רְצוֹנְךָ שֶׁתַּכִּיר אֶת מִי שֶׁאָמַר וְהָיָה הָעוֹלָם? לְמֹד הַגָּדָה, שֶׁמִּתּוֹךְ כָּךְ אַתָּה מַכִּיר אֶת הַקָּדוֹשׁ בָּרוּךְ הוּא וּמִדַּבֵּק בִּדְרָכָיו

"Queres conhecer Aquele que falou e o mundo veio a ser? Estuda a agadá, pois por meio dela chegas a conhecer o Santo, bendito seja Ele, e te apegas aos Seus caminhos."¹³

A lei diz o que fazer. A agadá diz para Quem você o faz.

O par é muito antigo

Os dois termos não são rótulos de um estudioso moderno. Os sábios os usavam a respeito de si mesmos. Alguns eram conhecidos como "mestres de agadá"; alguns a evitavam. Rabi Abahu ensinava agadá e Rabi Chiyá bar Abá ensinava lei na mesma cidade, e toda a plateia deixou Rabi Chiyá pelo Rabi Abahu. Para consolar seu colega, Rabi Abahu disse: "Dois comerciantes chegaram à cidade. Um vendia pedras preciosas; o outro vendia miudezas. Para quem as pessoas correm? Para o vendedor de miudezas."¹⁴ Um elogio — e, lido duas vezes, um lembrete discreto de que a multidão nem sempre se engana sobre aquilo de que precisa.
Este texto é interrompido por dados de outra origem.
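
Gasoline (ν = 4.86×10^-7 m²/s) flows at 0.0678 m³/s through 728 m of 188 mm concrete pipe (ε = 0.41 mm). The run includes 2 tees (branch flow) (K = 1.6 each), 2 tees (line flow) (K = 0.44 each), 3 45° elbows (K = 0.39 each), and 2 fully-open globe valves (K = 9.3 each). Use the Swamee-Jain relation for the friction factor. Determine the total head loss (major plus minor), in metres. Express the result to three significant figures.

V = 4Q/(πD²) = 2.442 m/s; V²/2g = 0.3041 m
Re = 9.45×10^5, ε/D = 0.00218 → f = 0.02423 (Swamee-Jain)
Major: h_f = f(L/D)·V²/2g = 0.02423·3872·0.3041 = 28.53 m
Minor: ΣK = 23.9; h_m = ΣK·V²/2g = 7.252 m
Total H_L = 28.53 + 7.252 = 35.78 m

H_L ≈ 35.8 m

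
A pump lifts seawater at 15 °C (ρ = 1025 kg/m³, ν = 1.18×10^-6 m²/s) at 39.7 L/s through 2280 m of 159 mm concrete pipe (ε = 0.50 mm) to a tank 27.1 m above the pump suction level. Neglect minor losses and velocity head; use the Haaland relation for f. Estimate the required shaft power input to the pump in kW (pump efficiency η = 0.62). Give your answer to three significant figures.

P_shaft ≈ 68.2 kW

V = 4Q/(πD²) = 1.999 m/s; Re = 2.69×10^5; ε/D = 0.00314; f = 0.02700
h_f = f(L/D)V²/2g = 78.90 m
Total head H = z + h_f = 27.1 + 78.90 = 106.0 m
P_hyd = ρgQH = 1025·9.81·0.0397·106.0 = 42.31 kW
P_shaft = P_hyd/η = 42.31/0.62 = 68.25 kW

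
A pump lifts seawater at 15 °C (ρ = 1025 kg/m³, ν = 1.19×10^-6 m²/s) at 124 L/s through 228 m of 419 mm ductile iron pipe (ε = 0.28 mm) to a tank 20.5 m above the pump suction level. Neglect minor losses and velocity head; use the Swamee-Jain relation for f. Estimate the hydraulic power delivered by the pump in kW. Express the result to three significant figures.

P_hyd ≈ 26.1 kW

V = 4Q/(πD²) = 0.8993 m/s; Re = 3.17×10^5; ε/D = 6.68×10^-4; f = 0.01917
h_f = f(L/D)V²/2g = 0.4301 m
Total head H = z + h_f = 20.5 + 0.4301 = 20.93 m
P_hyd = ρgQH = 1025·9.81·0.124·20.93 = 26.10 kW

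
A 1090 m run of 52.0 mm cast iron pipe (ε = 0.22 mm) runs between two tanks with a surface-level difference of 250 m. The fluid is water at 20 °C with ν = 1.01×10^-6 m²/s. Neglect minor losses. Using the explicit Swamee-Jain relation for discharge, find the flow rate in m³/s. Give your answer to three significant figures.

Q ≈ 0.00597 m³/s

Swamee-Jain (Type II): Q = -0.965·√(gD⁵h_f/L)·ln[ε/(3.7D) + √(3.17ν²L/(gD³h_f))]
√(gD⁵h_f/L) = √(9.81·0.0520⁵·250/1090) = 9.249×10^-4
ε/(3.7D) = 0.00114; √(3.17ν²L/(gD³h_f)) = 1.01×10^-4
Q = -0.965·9.249×10^-4·ln(0.001245) = 0.005970 m³/s
Check: V = 2.81 m/s, Re = 1.45×10^5, f = 0.02983, h_f = 252 m ≈ 250 m ✓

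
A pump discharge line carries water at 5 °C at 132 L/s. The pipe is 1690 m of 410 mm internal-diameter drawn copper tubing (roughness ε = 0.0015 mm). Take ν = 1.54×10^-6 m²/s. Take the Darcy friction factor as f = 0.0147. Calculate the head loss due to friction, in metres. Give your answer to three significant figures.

V = 4Q/(πD²) = 4·0.132/(π·0.410²) = 0.9998 m/s
h_f = f(L/D)V²/(2g) = 0.01470·(1690/0.410)·0.9998²/(2·9.81) = 3.087 m

h_f ≈ 3.09 m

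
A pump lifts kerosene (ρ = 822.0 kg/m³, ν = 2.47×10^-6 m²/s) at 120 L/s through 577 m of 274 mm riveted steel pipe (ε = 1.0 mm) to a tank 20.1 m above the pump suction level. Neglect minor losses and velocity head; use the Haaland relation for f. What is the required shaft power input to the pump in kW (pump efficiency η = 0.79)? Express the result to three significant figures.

V = 4Q/(πD²) = 2.035 m/s; Re = 2.26×10^5; ε/D = 0.00365; f = 0.02819
h_f = f(L/D)V²/2g = 12.53 m
Total head H = z + h_f = 20.1 + 12.53 = 32.63 m
P_hyd = ρgQH = 822.0·9.81·0.120·32.63 = 31.58 kW
P_shaft = P_hyd/η = 31.58/0.79 = 39.97 kW

P_shaft ≈ 40.0 kW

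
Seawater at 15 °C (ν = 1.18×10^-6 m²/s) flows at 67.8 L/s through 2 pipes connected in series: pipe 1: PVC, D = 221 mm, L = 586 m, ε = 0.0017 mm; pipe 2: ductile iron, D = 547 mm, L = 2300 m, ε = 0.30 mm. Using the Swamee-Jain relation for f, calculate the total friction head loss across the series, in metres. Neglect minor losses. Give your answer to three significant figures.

H ≈ 6.35 m

Pipe 1: V = 1.767 m/s, Re = 3.31×10^5, ε/D = 7.69×10^-6, f = 0.01421, h_1 = f(L/D)V²/2g = 5.999 m
Pipe 2: V = 0.2885 m/s, Re = 1.34×10^5, ε/D = 5.48×10^-4, f = 0.01994, h_2 = f(L/D)V²/2g = 0.3557 m
Series → Q common, losses add: H = Σh = 6.355 m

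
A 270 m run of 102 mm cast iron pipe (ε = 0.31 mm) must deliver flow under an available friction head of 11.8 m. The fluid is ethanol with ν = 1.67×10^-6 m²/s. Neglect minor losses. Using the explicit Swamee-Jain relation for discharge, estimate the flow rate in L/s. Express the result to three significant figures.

Swamee-Jain (Type II): Q = -0.965·√(gD⁵h_f/L)·ln[ε/(3.7D) + √(3.17ν²L/(gD³h_f))]
√(gD⁵h_f/L) = √(9.81·0.102⁵·11.8/270) = 0.002176
ε/(3.7D) = 8.21×10^-4; √(3.17ν²L/(gD³h_f)) = 1.39×10^-4
Q = -0.965·0.002176·ln(9.608×10^-4) = 0.01459 m³/s
Check: V = 1.79 m/s, Re = 1.09×10^5, f = 0.02769, h_f = 11.9 m ≈ 11.8 m ✓

Q ≈ 14.6 L/s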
Os sábios também levantaram uma cerca em torno da segunda voz: "Não se deriva lei das agadot."¹⁵ Uma história pode ensinar qualquer coisa; ela não pode decidir um caso.
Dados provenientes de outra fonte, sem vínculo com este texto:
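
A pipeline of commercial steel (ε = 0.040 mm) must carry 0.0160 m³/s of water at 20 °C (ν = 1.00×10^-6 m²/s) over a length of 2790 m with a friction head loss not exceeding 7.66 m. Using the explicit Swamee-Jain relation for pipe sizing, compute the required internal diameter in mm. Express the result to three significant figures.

Swamee-Jain (Type III): D = 0.66·[ε^1.25·(LQ²/(gh_f))^4.75 + ν·Q^9.4·(L/(gh_f))^5.2]^0.04
LQ²/(gh_f) = 0.009505; L/(gh_f) = 37.13
Term 1 = ε^1.25·(…)^4.75 = 7.90×10^-16; Term 2 = ν·Q^9.4·(…)^5.2 = 1.91×10^-15
D = 0.66·(7.90×10^-16 + 1.91×10^-15)^0.04 = 0.1725 m = 173 mm
Check: V = 0.685 m/s, Re = 1.18×10^5, f = 0.01867, h_f = 7.21 m ≈ 7.66 m ✓

D ≈ 173 mm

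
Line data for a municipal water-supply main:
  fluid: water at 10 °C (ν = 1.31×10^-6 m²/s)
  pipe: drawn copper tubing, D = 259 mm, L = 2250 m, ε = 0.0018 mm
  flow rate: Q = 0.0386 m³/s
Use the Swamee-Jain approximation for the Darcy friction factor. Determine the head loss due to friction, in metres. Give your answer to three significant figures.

h_f ≈ 3.95 m

V = 4Q/(πD²) = 4·0.0386/(π·0.259²) = 0.7327 m/s
Re = VD/ν = 0.7327·0.259/1.31×10^-6 = 1.45×10^5 → turbulent
ε/D = 0.0018/259 = 6.95×10^-6
Swamee-Jain: f = 0.01661
h_f = f(L/D)V²/(2g) = 0.01661·(2250/0.259)·0.7327²/(2·9.81) = 3.948 m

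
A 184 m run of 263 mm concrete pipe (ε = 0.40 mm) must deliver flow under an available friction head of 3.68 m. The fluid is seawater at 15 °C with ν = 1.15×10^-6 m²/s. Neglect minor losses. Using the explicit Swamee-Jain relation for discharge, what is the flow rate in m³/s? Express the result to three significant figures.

Q ≈ 0.117 m³/s

Swamee-Jain (Type II): Q = -0.965·√(gD⁵h_f/L)·ln[ε/(3.7D) + √(3.17ν²L/(gD³h_f))]
√(gD⁵h_f/L) = √(9.81·0.263⁵·3.68/184) = 0.01571
ε/(3.7D) = 4.11×10^-4; √(3.17ν²L/(gD³h_f)) = 3.43×10^-5
Q = -0.965·0.01571·ln(4.453×10^-4) = 0.1170 m³/s
Check: V = 2.15 m/s, Re = 4.93×10^5, f = 0.02237, h_f = 3.70 m ≈ 3.68 m ✓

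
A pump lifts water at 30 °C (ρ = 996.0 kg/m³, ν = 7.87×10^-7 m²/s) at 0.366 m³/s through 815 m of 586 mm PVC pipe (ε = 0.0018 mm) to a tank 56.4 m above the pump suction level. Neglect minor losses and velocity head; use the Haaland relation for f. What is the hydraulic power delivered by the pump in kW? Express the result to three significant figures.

V = 4Q/(πD²) = 1.357 m/s; Re = 1.01×10^6; ε/D = 3.07×10^-6; f = 0.01162
h_f = f(L/D)V²/2g = 1.516 m
Total head H = z + h_f = 56.4 + 1.516 = 57.92 m
P_hyd = ρgQH = 996.0·9.81·0.366·57.92 = 207.1 kW

P_hyd ≈ 207 kW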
4. Por que colocar as duas em um só livro?

Os Amoraim poderiam ter feito dois livros. Seus sucessores às vezes fizeram: o Ein Yaakov (Salônica, 1516) reúne só as agadot do Bavli e se tornou um dos livros judaicos mais amados já impressos. E, no entanto, o próprio Talmud nunca as separa. Por quê?
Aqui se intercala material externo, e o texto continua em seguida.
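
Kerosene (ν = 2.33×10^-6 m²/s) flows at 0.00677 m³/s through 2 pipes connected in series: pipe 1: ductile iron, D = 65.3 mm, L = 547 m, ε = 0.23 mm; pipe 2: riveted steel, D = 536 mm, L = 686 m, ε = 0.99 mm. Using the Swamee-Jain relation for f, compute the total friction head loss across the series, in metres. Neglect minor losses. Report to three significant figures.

H ≈ 51.8 m

Pipe 1: V = 2.021 m/s, Re = 5.67×10^4, ε/D = 0.00352, f = 0.02970, h_1 = f(L/D)V²/2g = 51.81 m
Pipe 2: V = 0.03000 m/s, Re = 6900, ε/D = 0.00185, f = 0.03698, h_2 = f(L/D)V²/2g = 0.002172 m
Series → Q common, losses add: H = Σh = 51.81 m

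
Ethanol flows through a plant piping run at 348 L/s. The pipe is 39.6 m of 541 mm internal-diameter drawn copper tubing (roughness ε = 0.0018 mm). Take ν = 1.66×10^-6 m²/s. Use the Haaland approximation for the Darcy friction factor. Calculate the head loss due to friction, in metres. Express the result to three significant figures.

V = 4Q/(πD²) = 4·0.348/(π·0.541²) = 1.514 m/s
Re = VD/ν = 1.514·0.541/1.66×10^-6 = 4.93×10^5 → turbulent
ε/D = 0.0018/541 = 3.33×10^-6
Haaland: f = 0.01313
h_f = f(L/D)V²/(2g) = 0.01313·(39.6/0.541)·1.514²/(2·9.81) = 0.1123 m

h_f ≈ 0.112 m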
1. Porque era assim que soava a sala de estudo. A Guemará não é um código; é o registro de uma conversa. Os mesmos mestres, nas mesmas sessões, discutiam a lei e contavam as histórias. Cortar a agadá teria sido inventar uma sala de estudo que nunca existiu.

2. Porque a lei sem seu propósito fica cega. O Sifrei dá a ordem: saiba a Quem você serve, depois sirva. A lei do fogo diz quem paga. A agadá sobre o mesmo verso diz que Deus se submete à mesma regra. Nenhuma das duas está completa sozinha, e por isso o Talmud as põe na mesma página: ninguém estuda a responsabilidade de um incendiário sem ouvir, no fôlego seguinte, sobre o fogo em Sião.

3. Porque o coração precisa ser movido, não só informado. Uma decisão pode ser obedecida e esquecida. Uma história é lembrada e repetida. Os sábios sabiam o que o vendedor de miudezas estava vendendo, e queriam as duas coisas na bolsa de cada aluno.

4. Porque a agadá é a teologia, a ética e o autorretrato do Talmud, e não tinha outro lugar para onde ir. O Talmud não tem um livro separado de crenças nem um livro de biografias. O que os sábios pensavam sobre Deus, o sofrimento, a morte, a oração, a Terra, as nações, o mundo vindouro — e quem Hilel, Shamai e Rabi Akiva eram como seres humanos — tudo isso vive na agadá, nas frestas entre as decisões. Retire-a e você fica com um código de leis sem autor e sem Deus.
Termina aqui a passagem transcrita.